Wenn Regenwälder brennen, können sie die Kohlenstoffspeicherung und kühlende Verdunstung nicht ersetzen, von der das globale Klima profitiert. Der Amazonas ist ein kritischer Bestandteil des globalen Klimasystems. Ohne ihn deutet Modellierungen darauf hin, dass sich die Erde um ein weiteres Grad Celsius erwärmen könnte, zusätzlich zu den bereits gefährlichen etwa 2,7 °C, die prognostiziert sind. Der Anstieg der globalen Durchschnittstemperatur von etwa 1,3 °C seit der Industrialisierung wird durch die Verbrennung fossiler Brennstoffe, Abholzung und andere Ursachen beschleunigt.

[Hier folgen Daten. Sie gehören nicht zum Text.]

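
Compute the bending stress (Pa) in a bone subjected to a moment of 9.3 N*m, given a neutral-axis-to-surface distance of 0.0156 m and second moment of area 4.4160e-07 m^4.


sigma = M * c / I
sigma = 9.3 * 0.0156 / 4.4160e-07
M * c = 0.1451
sigma = 328532.6087


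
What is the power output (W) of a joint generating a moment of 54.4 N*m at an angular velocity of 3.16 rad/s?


P = M * omega
P = 54.4 * 3.16
P = 171.9040


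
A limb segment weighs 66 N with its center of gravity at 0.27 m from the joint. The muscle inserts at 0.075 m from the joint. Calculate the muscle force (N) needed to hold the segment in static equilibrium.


F_muscle = W * d_load / d_muscle
F_muscle = 66 * 0.27 / 0.075
Numerator = 17.8200
F_muscle = 237.6000


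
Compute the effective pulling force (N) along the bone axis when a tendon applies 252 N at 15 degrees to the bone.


F_eff = F_tendon * cos(theta)
theta = 15 deg = 0.2618 rad
cos(theta) = 0.9659
F_eff = 252 * 0.9659
F_eff = 243.4133


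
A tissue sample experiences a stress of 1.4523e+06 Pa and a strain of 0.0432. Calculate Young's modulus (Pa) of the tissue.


E = stress / strain
E = 1.4523e+06 / 0.0432
E = 3.3618e+07


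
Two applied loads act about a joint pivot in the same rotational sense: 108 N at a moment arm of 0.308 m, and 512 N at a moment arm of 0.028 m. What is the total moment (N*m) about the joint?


M = F1 * d1 + F2 * d2
M = 108 * 0.308 + 512 * 0.028
M = 33.2640 + 14.3360
M = 47.6000


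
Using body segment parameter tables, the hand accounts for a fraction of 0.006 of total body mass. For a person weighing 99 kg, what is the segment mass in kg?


m_segment = body_mass * fraction
m_segment = 99 * 0.006
m_segment = 0.5940


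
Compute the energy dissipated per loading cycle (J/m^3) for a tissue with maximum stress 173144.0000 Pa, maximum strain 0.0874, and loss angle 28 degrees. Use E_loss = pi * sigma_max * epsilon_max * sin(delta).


E_loss = pi * sigma_max * epsilon_max * sin(delta)
delta = 28 deg = 0.4887 rad
sin(delta) = 0.4695
E_loss = pi * 173144.0000 * 0.0874 * 0.4695
E_loss = 22319.1701


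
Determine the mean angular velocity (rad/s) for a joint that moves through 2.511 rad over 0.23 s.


omega = delta_theta / delta_t
omega = 2.511 / 0.23
omega = 10.9174


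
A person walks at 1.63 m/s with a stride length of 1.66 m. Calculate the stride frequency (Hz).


f = v / stride_length
f = 1.63 / 1.66
f = 0.9819


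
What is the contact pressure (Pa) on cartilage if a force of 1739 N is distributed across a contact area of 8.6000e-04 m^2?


P = F / A
P = 1739 / 8.6000e-04
P = 2.0221e+06


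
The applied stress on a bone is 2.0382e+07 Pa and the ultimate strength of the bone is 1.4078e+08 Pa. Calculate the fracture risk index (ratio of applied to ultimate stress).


FRI = applied / ultimate
FRI = 2.0382e+07 / 1.4078e+08
FRI = 0.1448


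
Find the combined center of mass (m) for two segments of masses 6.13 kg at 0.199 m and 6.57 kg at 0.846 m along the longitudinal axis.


COM = (m1*x1 + m2*x2) / (m1 + m2)
COM = (6.13*0.199 + 6.57*0.846) / (6.13 + 6.57)
Numerator = 6.7781
Denominator = 12.7000
COM = 0.5337


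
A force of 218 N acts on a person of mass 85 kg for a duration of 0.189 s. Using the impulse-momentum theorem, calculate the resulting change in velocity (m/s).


J = F * dt = 218 * 0.189 = 41.2020 N*s
delta_v = J / m
delta_v = 41.2020 / 85
delta_v = 0.4847


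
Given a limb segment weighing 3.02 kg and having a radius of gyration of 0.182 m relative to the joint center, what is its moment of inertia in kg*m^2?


I = m * k^2
I = 3.02 * 0.182^2
k^2 = 0.0331
I = 0.1000


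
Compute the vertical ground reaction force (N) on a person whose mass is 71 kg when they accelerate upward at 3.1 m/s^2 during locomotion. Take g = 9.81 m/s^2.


GRF = m * (g + a)
GRF = 71 * (9.81 + 3.1)
GRF = 71 * 12.9100
GRF = 916.6100


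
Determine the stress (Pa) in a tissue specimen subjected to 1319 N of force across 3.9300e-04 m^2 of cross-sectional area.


stress = F / A
stress = 1319 / 3.9300e-04
stress = 3.3562e+06


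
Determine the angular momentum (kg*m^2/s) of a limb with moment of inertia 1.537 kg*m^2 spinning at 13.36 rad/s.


L = I * omega
L = 1.537 * 13.36
L = 20.5343


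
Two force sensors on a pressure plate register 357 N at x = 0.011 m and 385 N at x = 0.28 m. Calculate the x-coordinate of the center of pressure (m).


COP_x = (F1*x1 + F2*x2) / (F1 + F2)
COP_x = (357*0.011 + 385*0.28) / (357 + 385)
Numerator = 111.7270
Denominator = 742
COP_x = 0.1506


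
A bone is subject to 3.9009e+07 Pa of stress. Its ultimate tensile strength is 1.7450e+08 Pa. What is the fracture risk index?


FRI = applied / ultimate
FRI = 3.9009e+07 / 1.7450e+08
FRI = 0.2235


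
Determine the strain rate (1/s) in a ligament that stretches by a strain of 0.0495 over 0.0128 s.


strain_rate = delta_strain / delta_t
strain_rate = 0.0495 / 0.0128
strain_rate = 3.8672


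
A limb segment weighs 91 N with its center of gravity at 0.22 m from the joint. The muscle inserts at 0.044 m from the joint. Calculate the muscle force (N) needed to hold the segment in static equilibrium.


F_muscle = W * d_load / d_muscle
F_muscle = 91 * 0.22 / 0.044
Numerator = 20.0200
F_muscle = 455.0000


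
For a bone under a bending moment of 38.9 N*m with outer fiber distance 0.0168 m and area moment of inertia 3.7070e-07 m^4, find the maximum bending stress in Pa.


sigma = M * c / I
sigma = 38.9 * 0.0168 / 3.7070e-07
M * c = 0.6535
sigma = 1.7629e+06


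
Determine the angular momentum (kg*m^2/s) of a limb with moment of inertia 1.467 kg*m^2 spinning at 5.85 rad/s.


L = I * omega
L = 1.467 * 5.85
L = 8.5819


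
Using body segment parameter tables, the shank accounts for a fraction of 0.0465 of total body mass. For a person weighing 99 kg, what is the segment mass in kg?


m_segment = body_mass * fraction
m_segment = 99 * 0.0465
m_segment = 4.6035


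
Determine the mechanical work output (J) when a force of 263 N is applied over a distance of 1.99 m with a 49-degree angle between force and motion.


W = F * d * cos(theta)
theta = 49 deg = 0.8552 rad
cos(theta) = 0.6561
W = 263 * 1.99 * 0.6561
W = 343.3616


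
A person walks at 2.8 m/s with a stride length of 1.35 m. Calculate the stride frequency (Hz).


f = v / stride_length
f = 2.8 / 1.35
f = 2.0741


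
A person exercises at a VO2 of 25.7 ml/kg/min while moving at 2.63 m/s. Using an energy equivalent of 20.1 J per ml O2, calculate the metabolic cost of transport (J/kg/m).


Power per kg = VO2 * 20.1 / 60
Power per kg = 25.7 * 20.1 / 60 = 8.6095 W/kg
Cost = power_per_kg / speed
Cost = 8.6095 / 2.63
Cost = 3.2736


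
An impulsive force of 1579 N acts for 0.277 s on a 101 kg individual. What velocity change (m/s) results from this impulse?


J = F * dt = 1579 * 0.277 = 437.3830 N*s
delta_v = J / m
delta_v = 437.3830 / 101
delta_v = 4.3305


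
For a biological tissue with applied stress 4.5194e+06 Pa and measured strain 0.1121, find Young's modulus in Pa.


E = stress / strain
E = 4.5194e+06 / 0.1121
E = 4.0316e+07


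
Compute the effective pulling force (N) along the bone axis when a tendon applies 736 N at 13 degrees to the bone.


F_eff = F_tendon * cos(theta)
theta = 13 deg = 0.2269 rad
cos(theta) = 0.9744
F_eff = 736 * 0.9744
F_eff = 717.1364


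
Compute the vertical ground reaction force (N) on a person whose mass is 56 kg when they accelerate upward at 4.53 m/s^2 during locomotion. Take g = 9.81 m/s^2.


GRF = m * (g + a)
GRF = 56 * (9.81 + 4.53)
GRF = 56 * 14.3400
GRF = 803.0400


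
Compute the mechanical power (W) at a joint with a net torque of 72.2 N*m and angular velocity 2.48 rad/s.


P = M * omega
P = 72.2 * 2.48
P = 179.0560


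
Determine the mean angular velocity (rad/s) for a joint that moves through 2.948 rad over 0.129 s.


omega = delta_theta / delta_t
omega = 2.948 / 0.129
omega = 22.8527


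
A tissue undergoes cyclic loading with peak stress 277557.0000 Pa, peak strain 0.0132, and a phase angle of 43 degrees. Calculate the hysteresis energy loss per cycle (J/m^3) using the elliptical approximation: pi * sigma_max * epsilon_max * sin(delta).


E_loss = pi * sigma_max * epsilon_max * sin(delta)
delta = 43 deg = 0.7505 rad
sin(delta) = 0.6820
E_loss = pi * 277557.0000 * 0.0132 * 0.6820
E_loss = 7849.8131


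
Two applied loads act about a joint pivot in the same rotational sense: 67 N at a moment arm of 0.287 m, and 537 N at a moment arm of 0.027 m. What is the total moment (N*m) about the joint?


M = F1 * d1 + F2 * d2
M = 67 * 0.287 + 537 * 0.027
M = 19.2290 + 14.4990
M = 33.7280


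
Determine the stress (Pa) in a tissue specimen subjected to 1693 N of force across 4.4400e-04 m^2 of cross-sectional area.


stress = F / A
stress = 1693 / 4.4400e-04
stress = 3.8131e+06


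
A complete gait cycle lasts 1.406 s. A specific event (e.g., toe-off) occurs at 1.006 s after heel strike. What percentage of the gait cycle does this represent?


pct = (event_time / cycle_time) * 100
pct = (1.006 / 1.406) * 100
ratio = 0.7155
pct = 71.5505


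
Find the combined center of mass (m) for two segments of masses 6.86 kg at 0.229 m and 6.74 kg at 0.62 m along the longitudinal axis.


COM = (m1*x1 + m2*x2) / (m1 + m2)
COM = (6.86*0.229 + 6.74*0.62) / (6.86 + 6.74)
Numerator = 5.7497
Denominator = 13.6000
COM = 0.4228


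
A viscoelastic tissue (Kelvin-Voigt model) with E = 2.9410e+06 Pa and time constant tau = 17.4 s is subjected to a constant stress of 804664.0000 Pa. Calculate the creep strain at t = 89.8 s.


epsilon(t) = (sigma/E) * (1 - exp(-t/tau))
sigma/E = 804664.0000 / 2.9410e+06 = 0.2736
exp(-t/tau) = exp(-89.8 / 17.4) = 0.0057
epsilon = 0.2736 * (1 - 0.0057)
epsilon = 0.2720


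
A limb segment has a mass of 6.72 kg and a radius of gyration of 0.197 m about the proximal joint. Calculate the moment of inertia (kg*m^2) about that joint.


I = m * k^2
I = 6.72 * 0.197^2
k^2 = 0.0388
I = 0.2608


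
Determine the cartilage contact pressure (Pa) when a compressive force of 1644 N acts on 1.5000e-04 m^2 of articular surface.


P = F / A
P = 1644 / 1.5000e-04
P = 1.0960e+07


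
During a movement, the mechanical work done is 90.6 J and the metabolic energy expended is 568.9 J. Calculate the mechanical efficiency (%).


eta = (W_mech / E_meta) * 100
eta = (90.6 / 568.9) * 100
ratio = 0.1593
eta = 15.9255


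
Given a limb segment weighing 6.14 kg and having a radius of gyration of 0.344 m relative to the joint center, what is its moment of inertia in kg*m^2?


I = m * k^2
I = 6.14 * 0.344^2
k^2 = 0.1183
I = 0.7266


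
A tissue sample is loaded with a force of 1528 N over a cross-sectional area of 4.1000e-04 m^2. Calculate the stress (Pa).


stress = F / A
stress = 1528 / 4.1000e-04
stress = 3.7268e+06


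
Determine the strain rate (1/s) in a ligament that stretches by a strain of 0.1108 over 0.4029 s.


strain_rate = delta_strain / delta_t
strain_rate = 0.1108 / 0.4029
strain_rate = 0.2750


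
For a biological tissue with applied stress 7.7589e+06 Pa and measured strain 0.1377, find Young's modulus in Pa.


E = stress / strain
E = 7.7589e+06 / 0.1377
E = 5.6346e+07


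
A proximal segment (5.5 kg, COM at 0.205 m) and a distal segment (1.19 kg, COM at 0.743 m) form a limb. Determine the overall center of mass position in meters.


COM = (m1*x1 + m2*x2) / (m1 + m2)
COM = (5.5*0.205 + 1.19*0.743) / (5.5 + 1.19)
Numerator = 2.0117
Denominator = 6.6900
COM = 0.3007


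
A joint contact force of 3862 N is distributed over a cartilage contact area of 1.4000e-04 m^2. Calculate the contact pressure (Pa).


P = F / A
P = 3862 / 1.4000e-04
P = 2.7586e+07


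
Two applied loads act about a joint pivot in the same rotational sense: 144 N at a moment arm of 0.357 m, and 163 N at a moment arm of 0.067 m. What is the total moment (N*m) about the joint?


M = F1 * d1 + F2 * d2
M = 144 * 0.357 + 163 * 0.067
M = 51.4080 + 10.9210
M = 62.3290


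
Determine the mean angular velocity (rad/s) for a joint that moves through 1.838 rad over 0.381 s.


omega = delta_theta / delta_t
omega = 1.838 / 0.381
omega = 4.8241


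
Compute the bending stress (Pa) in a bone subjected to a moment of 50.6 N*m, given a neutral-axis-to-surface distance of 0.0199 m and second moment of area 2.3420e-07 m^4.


sigma = M * c / I
sigma = 50.6 * 0.0199 / 2.3420e-07
M * c = 1.0069
sigma = 4.2995e+06


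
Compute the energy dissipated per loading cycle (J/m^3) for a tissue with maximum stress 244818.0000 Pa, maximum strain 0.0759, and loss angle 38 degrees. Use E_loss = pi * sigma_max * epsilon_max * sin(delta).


E_loss = pi * sigma_max * epsilon_max * sin(delta)
delta = 38 deg = 0.6632 rad
sin(delta) = 0.6157
E_loss = pi * 244818.0000 * 0.0759 * 0.6157
E_loss = 35939.9090


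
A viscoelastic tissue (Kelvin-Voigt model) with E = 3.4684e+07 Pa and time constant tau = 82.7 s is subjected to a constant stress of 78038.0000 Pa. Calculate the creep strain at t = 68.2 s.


epsilon(t) = (sigma/E) * (1 - exp(-t/tau))
sigma/E = 78038.0000 / 3.4684e+07 = 0.0022
exp(-t/tau) = exp(-68.2 / 82.7) = 0.4384
epsilon = 0.0022 * (1 - 0.4384)
epsilon = 0.0013


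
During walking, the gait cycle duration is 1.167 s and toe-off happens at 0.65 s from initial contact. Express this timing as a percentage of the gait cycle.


pct = (event_time / cycle_time) * 100
pct = (0.65 / 1.167) * 100
ratio = 0.5570
pct = 55.6984


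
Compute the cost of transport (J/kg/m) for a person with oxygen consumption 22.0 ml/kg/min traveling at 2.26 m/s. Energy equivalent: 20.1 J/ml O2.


Power per kg = VO2 * 20.1 / 60
Power per kg = 22.0 * 20.1 / 60 = 7.3700 W/kg
Cost = power_per_kg / speed
Cost = 7.3700 / 2.26
Cost = 3.2611


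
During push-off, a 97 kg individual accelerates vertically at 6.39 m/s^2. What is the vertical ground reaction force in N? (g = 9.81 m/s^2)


GRF = m * (g + a)
GRF = 97 * (9.81 + 6.39)
GRF = 97 * 16.2000
GRF = 1571.4000


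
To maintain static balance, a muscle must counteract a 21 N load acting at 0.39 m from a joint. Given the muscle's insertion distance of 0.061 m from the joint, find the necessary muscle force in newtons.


F_muscle = W * d_load / d_muscle
F_muscle = 21 * 0.39 / 0.061
Numerator = 8.1900
F_muscle = 134.2623


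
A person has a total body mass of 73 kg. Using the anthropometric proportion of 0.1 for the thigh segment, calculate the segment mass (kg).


m_segment = body_mass * fraction
m_segment = 73 * 0.1
m_segment = 7.3000


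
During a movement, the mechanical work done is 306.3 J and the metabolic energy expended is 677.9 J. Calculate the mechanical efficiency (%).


eta = (W_mech / E_meta) * 100
eta = (306.3 / 677.9) * 100
ratio = 0.4518
eta = 45.1837


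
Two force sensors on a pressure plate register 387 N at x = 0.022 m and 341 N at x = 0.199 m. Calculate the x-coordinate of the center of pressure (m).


COP_x = (F1*x1 + F2*x2) / (F1 + F2)
COP_x = (387*0.022 + 341*0.199) / (387 + 341)
Numerator = 76.3730
Denominator = 728
COP_x = 0.1049


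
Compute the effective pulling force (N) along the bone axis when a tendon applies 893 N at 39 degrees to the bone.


F_eff = F_tendon * cos(theta)
theta = 39 deg = 0.6807 rad
cos(theta) = 0.7771
F_eff = 893 * 0.7771
F_eff = 693.9913


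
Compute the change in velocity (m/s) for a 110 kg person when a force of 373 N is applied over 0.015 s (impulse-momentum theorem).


J = F * dt = 373 * 0.015 = 5.5950 N*s
delta_v = J / m
delta_v = 5.5950 / 110
delta_v = 0.0509


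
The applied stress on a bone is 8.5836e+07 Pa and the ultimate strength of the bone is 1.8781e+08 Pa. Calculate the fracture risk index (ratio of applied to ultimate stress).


FRI = applied / ultimate
FRI = 8.5836e+07 / 1.8781e+08
FRI = 0.4570


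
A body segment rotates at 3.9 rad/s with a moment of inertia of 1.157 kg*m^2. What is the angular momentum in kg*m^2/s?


L = I * omega
L = 1.157 * 3.9
L = 4.5123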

Etwa 40 % der Brandherde in Brasilien befinden sich in Gebieten mit primärer, unberührter Vegetation. Der Rest ist größtenteils in bereits abgeholzten Gebieten, was darauf hinweist, wie stark das Land durch heiße, trockene Bedingungen austrocknen kann. Obwohl das Klima die Brände nicht entzündet, verschärft es die Bedingungen, die Brände begünstigen, erklärte Rodrigo Agostinho, Präsident von Ibama, Brasiliens Umweltüberwachungsbehörde.
Ibama hat mehr als tausend Fahrzeuge und Hunderte von Inspektoren mobilisiert, um die Brände zu bekämpfen und hat Nachbarländer um Hilfe gebeten. Umwelt- und Klimaschutzministerin Marina Silva erklärte kürzlich, dass der Regenwald durch den Verlust der Feuchtigkeit anfälliger für Brände werde.
Präsident Luiz Inacio Lula da Silva kündigte diese Woche 514 Millionen Reais (etwa 95 Millionen Dollar) an, um Notfallmaßnahmen zu finanzieren. Trotz der bisherigen Fortschritte im Kampf gegen die Abholzung und der Förderung einer grüneren Wirtschaft steht Brasilien vor einer harten Herausforderung, wenn Lula nächste Woche vor der UN-Generalversammlung spricht.
Laut Manoela Machado, Postdoktorandin am Woodwell Climate Research Center, die die Ursachen von Brandrisiken im Amazonas erforscht, benötige die Region bessere Brandprävention, mehr Investitionen in die Brandbekämpfung und verstärkte Durchsetzung der Regeln.